Colloquium Details

Snakes and Ladders

Speaker: Jade Alglave, Microsoft Research Cambridge (UK) & University College London

Location: Warren Weaver Hall 1302

Date: November 6, 2015, 11:30 a.m.

Host: Patrick Cousot

Synopsis:

At school, we are taught that running a concurrent program could lead to any interleaving of the instructions involved by each of the threads of the program. Sadly that model is not quite right: multiprocessors (that is, any kind of chip that we have in our phones or desktops for example) provide only weak consistency guarantees, exhibiting more behaviours than the ones that we can expect from the interleaving intuition. Similar additional behaviours can arise in distributed systems too.

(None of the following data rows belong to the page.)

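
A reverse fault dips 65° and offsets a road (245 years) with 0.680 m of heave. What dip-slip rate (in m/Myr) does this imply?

dip-slip = heave / cos(dip) = 0.680 m / cos(65°) = 1.609 m
rate = 1.609 m / 245 years = 0.00657 m/yr = 6570 m/Myr

6570 m/Myr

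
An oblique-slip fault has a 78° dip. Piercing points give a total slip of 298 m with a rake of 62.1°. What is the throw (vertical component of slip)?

258 m

dip-slip = net slip × sin(rake) = 298 m × sin(62.1°) = 263.4 m
throw = dip-slip × sin(dip) = 263.4 × sin(78°) = 258 m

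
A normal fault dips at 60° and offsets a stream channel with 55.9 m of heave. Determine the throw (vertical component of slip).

96.8 m

throw = heave × tan(dip) = 55.9 × tan(60°) = 96.8 m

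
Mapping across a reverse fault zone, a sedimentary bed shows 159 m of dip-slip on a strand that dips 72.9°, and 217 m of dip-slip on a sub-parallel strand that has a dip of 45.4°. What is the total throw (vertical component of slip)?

306 m

throw_A = 159 × sin(72.9°) = 152 m
throw_B = 217 × sin(45.4°) = 154.5 m
total = 152 + 154.5 = 306 m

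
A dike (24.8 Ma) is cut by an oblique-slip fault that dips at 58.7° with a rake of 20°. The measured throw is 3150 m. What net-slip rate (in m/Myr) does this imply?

435 m/Myr

dip-slip = throw / sin(dip) = 3150 / sin(58.7°) = 3687 m
net slip = dip-slip / sin(rake) = 3687 / sin(20°) = 10780 m
rate = 10780 m / 24.8 Ma = 0.000435 m/yr = 435 m/Myr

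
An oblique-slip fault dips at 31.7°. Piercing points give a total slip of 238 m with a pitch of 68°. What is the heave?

dip-slip = net slip × sin(rake) = 238 m × sin(68°) = 220.7 m
heave = dip-slip × cos(dip) = 220.7 × cos(31.7°) = 188 m

188 m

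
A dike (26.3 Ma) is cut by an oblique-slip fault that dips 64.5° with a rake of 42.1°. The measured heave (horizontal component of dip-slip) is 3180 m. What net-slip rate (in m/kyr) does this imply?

0.419 m/kyr

dip-slip = heave / cos(dip) = 3180 / cos(64.5°) = 7387 m
net slip = dip-slip / sin(rake) = 7387 / sin(42.1°) = 11020 m
rate = 11020 m / 26.3 Ma = 0.000419 m/yr = 0.419 m/kyr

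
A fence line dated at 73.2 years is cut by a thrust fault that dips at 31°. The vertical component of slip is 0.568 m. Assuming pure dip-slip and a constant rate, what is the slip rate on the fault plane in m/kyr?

15.1 m/kyr

dip-slip = throw / sin(dip) = 0.568 m / sin(31°) = 1.103 m
rate = 1.103 m / 73.2 years = 0.0151 m/yr = 15.1 m/kyr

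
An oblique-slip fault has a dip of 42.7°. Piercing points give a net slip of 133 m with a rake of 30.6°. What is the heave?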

I have mostly been involved in studying weak memory (i.e. the execution models of multiprocessors). Understanding precisely what our machines guarantee is crucial for writing correct programs. In this talk, I will show ways of defining formal consistency models, hoping to convey the message that understanding a handful of idioms should be enough to get anyone started.

Speaker Bio:

Jade Alglave is both a lecturer at University College London and a researcher at Microsoft Research Cambridge (UK). She studies concurrent systems such as hardware CPU chips since her PhD at INRIA where she developed axiomatic consistency models. More recently she has also developed models of Nvidia GPUs, including one for a chip to be deployed in the upcoming years. Since her PhD, she has also examined verification methods for concurrent systems: model-checking as a post-doc in Oxford University, and more recently static analysis. She is the recipient of the Royal Society Brian Mercer Award for Innovation 2015.

Notes:

In-person attendance only available to those with active NYU ID cards.